For many of our canine companions bonfire night and firework celebrations are a frightening and stressful event that they can’t escape from. However, as our post-homing support manager, Susan McKeon, explains there are several things you can do to help your dog and lessen the stress that fireworks can cause.
If you know that your dog is sensitive to noise and is afraid of fireworks, do speak to your vet about treatments that can help. There are a number of traditional and homeopathic remedies which have been found to be very useful at alleviating anxiety, however it is very important that you discuss any treatments with your vet before you start using them.
If your vet prescribes a medication, it is often useful to have a ‘practice run’ before bonfire night, to see how your dog responds. It is also worth considering that some medications and remedies only deal with the symptoms of anxiety, and although your dog may appear outwardly calmer the fear itself has not gone away. Don’t be afraid to discuss the medication with your vet.
Create a den
It’s a great idea to create a den/safe-haven before bonfire night and allow your dog to get used to settling in the den in the run up to firework season. The den should be in an area where your dog feels happy and most comfortable, such as by the side of your bed, in their crate, under a table, under the stairs, or wherever your dog feels safe. It should not be located by a window or an outside wall, as any sounds and vibrations are likely to be heard and felt more.
To create the den, drape some blankets over the area, provide soft bedding and a range of chews and stuffed chew toys, and encourage your dog to relax in the den. The is the equivalent of providing a safe ‘bolt hole’

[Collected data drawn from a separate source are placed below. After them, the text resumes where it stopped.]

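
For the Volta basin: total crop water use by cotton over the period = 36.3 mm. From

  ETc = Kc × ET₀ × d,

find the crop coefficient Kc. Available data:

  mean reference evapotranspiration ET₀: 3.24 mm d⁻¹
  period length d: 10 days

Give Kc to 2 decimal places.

1.12

ETc = Kc × ET₀ × d  ⇒  Kc = ETc / (ET₀ × d)
Kc = 36.3 / (3.24 × 10) = 36.3 / 32.40 = 1.1204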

The use of ADAPTIL – a synthetic version of the dog appeasing pheromone – has proven to be beneficial in lessening anxiety for some dogs. It is available as a collar, plug in diffuser and spray, and ideally should be used in the weeks running up to bonfire night. A tight fitting, calming coat may help too and, again, should be gradually introduced to the dog in the weeks before bonfire night – this helps to ensure that the dog does not just associate its use with the sudden appearance of fireworks.
Avoid night time frights
It’s amazing how spooky things look in the dark, and once the dark nights arrive, it’s not uncommon for some dogs to become reluctant to go outside. Things look very different at night: everyday objects that can be seen in the daylight, can become sinister looking in the dark, sounds carry more and things may smell different (fires are lit, nocturnal animals come out more), which can make familiar places become a little scary for some dogs.
If you can, walk your dog before it becomes dark (particularly on Bonfire Night); a long lunchtime walk will provide them with some good mental and physical stimulation and may help them relax a little more. If you can’t take them for a walk in the daytime, consider employing a dog walker during the firework season.
To avoid night time toilet breaks, you can always feed your dog earlier in the day and ensure that they toilet before dusk. If, however, your dog does need to toilet after dark, do accompany your dog into the garden, particularly if fireworks are likely to go off. It only takes one frightening experience, such as a loud firework going off, when your dog is outside alone, to make them not want to go out in the dark. .
Tips for Bonfire Night itself
On the night itself, make sure that all doors, windows and curtains are shut, and that your dog is safely within the house. Turn the TV or radio up, and provide your dog with a stuffed chew toy in their den before the fireworks start.
Make sure that your dog cannot accidentally escape – cat flaps and dog flaps should be closed and locked too. It’s important to make sure that your dog is microchipped and is wearing a suitable identification tag, in case they escape during the fireworks. In the event that your dog does escape, they are more likely to be identified if they are wearing a collar and identity tag and are microchipped.
If you live in an area that has a large number of firework displays, it is worth considering taking your dog to a quieter location or to go and stay with a friend or relative for the night. If you choose this option, do remember to update your dog’s identity tag with the temporary address
Don’t be afraid to provide reassurance
Don’t be afraid to reassure your dog. Contrary to popular belief, you cannot reinforce fear by reassuring your dog with a gentle massage and talking in a soft voice. Just leaving your dog to go ‘cold turkey’ with something they’re afraid of is more like to reinforce their fear, and increase their anxiety.
If your dog decides to hide under the bed, in the bath or any other place in the house, let them. Provide them with gentle reassurance and do not drag them out from their hiding place.
Prevention is better than cure
As with most things in life – prevention is better than cure. To help your dog cope with distressing events like Bonfire Night, you can help habituate them to loud unusual noises and other situations before fear and other phobias set in. By following a planned desensitization programme – which safely and gradually exposes your dog to different experiences, including loud noises – you can help your dog to cope more effectively with novel, frightening sounds like fireworks and avoid the distress that bonfire night can cause.